Brad DeLong on Hillary Clinton as President

Brad DeLong on Hillary Clinton as President
Brad DeLong served on Hillary Clinton's Health Care Task Force. He recalls his experience and give his reasons why she should never be anywhere near the White House ever again.

Oh Hell! Here's the whole thing. I won't tell you to read evey word. You won't be able to stop anyway.

Time to Pound My Head Against the Wall Once Again
The Economist's Lexington correpondent devotes a full page to Hillary Rodham Clinton (with a time out for slams at Sidney Blumenthal for being a "brown-noser" and Paul Krugman for being "shrill"):
... wronged woman... staggering revelations... Clintonia... that bitchy, chaotic house party.... Since September 11th, the United States has had more important things to think about.... Mrs Clinton's past... future... an incredibly potent force... a heroine... a hate-figure... the most likely next Democratic president... "Draft Hillary"... conservative... capacity to elicit frenzied support from her core constituency... money... volunteers... Mrs Clinton's credibility with the left has also allowed her to move further to the centre... she does not have to buy the left's support... self-discipline... Senate campaign in 2000... impressively tank-like... broadening her experience... constituency work... Democratic givers... successful senator from a large and rich state... name recognition... support of many women... embodies the Democratic America that won the popular vote in 2000....

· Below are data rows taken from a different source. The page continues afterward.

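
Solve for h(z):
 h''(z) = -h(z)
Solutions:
 h(z) = C1*sin(z) + C2*cos(z)


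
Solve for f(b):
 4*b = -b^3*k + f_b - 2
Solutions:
 f(b) = C1 + b^4*k/4 + 2*b^2 + 2*b


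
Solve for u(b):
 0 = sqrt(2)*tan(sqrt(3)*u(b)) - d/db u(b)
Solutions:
 u(b) = sqrt(3)*(pi - asin(C1*exp(sqrt(6)*b)))/3
 u(b) = sqrt(3)*asin(C1*exp(sqrt(6)*b))/3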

Read the column--it's a long column. Reflect upon several facts. First, almost all of the column is "inside political baseball" of little use to anyone who is not a serious political junkie. Second, "Lexington" doesn't like Hillary Rodham Clinton or Bill Clinton or Paul Krugman or Sid Blumenthal--but doesn't bother to say why. Third, there is nothing in the column to give the reader any information about whether Hillary Rodham Clinton would make a good president, or about whether "Lexington" thinks Hillary Rodham Clinton would make a good president. Is there anything else that readers--most of whom are Americans, most of whom vote--more need to learn than whether Hillary Rodham Clinton would make a good president? No, there isn't. So why does "Lexington" spend so much time on insider political baseball and trying to settel scores? Why doesn't he do something useful with his space--like tell us whether he thinks Hillary Rodham Clinton would make a better president than George W. Bush (almost surely) or would make a good president (almost surely not)?

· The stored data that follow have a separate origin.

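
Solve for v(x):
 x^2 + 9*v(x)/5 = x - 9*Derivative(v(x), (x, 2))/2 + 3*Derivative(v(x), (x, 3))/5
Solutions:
 v(x) = C1*exp(x*(-(2*sqrt(786) + 137)^(1/3) - 25/(2*sqrt(786) + 137)^(1/3) + 10)/4)*sin(sqrt(3)*x*(-(2*sqrt(786) + 137)^(1/3) + 25/(2*sqrt(786) + 137)^(1/3))/4) + C2*exp(x*(-(2*sqrt(786) + 137)^(1/3) - 25/(2*sqrt(786) + 137)^(1/3) + 10)/4)*cos(sqrt(3)*x*(-(2*sqrt(786) + 137)^(1/3) + 25/(2*sqrt(786) + 137)^(1/3))/4) + C3*exp(x*(25/(2*sqrt(786) + 137)^(1/3) + 5 + (2*sqrt(786) + 137)^(1/3))/2) - 5*x^2/9 + 5*x/9 + 25/9


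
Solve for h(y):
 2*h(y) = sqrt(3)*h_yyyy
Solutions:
 h(y) = C1*exp(-2^(1/4)*3^(7/8)*y/3) + C2*exp(2^(1/4)*3^(7/8)*y/3) + C3*sin(2^(1/4)*3^(7/8)*y/3) + C4*cos(2^(1/4)*3^(7/8)*y/3)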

We really do need a better press corps. We need one very badly. "Lexington" spends more time watching Hillary Rodham Clinton than almost every single one of his readers: almost all of his readers would value--and badly need to know--his judgment about whether she would make a good president. But this is the one thing "Lexington" does not talk about.
My two cents' worth--and I think it is the two cents' worth of everybody who worked for the Clinton Administration health care reform effort of 1993-1994--is that Hillary Rodham Clinton needs to be kept very far away from the White House for the rest of her life. Heading up health-care reform was the only major administrative job she has ever tried to do. And she was a complete flop at it. She had neither the grasp of policy substance, the managerial skills, nor the political smarts to do the job she was then given. And she wasn't smart enough to realize that she was in over her head and had to get out of the Health Care Czar role quickly.
So when senior members of the economic team said that key senators like Daniel Patrick Moynihan would have this-and-that objection, she told them they were disloyal. When junior members of the economic team told her that the Congressional Budget Office would say such-and-such, she told them (wrongly) that her conversations with CBO head Robert Reischauer had already fixed that. When long-time senior hill staffers told her that she was making a dreadful mistake by fighting with rather than reaching out to John Breaux and Jim Cooper, she told them that they did not understand the wave of popular political support the bill would generate. And when substantive objections were raised to the plan by analysts calculating the moral hazard and adverse selection pressures it would put on the nation's health-care system...
Hillary Rodham Clinton has already flopped as a senior administrative official in the executive branch--the equivalent of an Undersecretary. Perhaps she will make a good senator. But there is no reason to think that she would be anything but an abysmal president.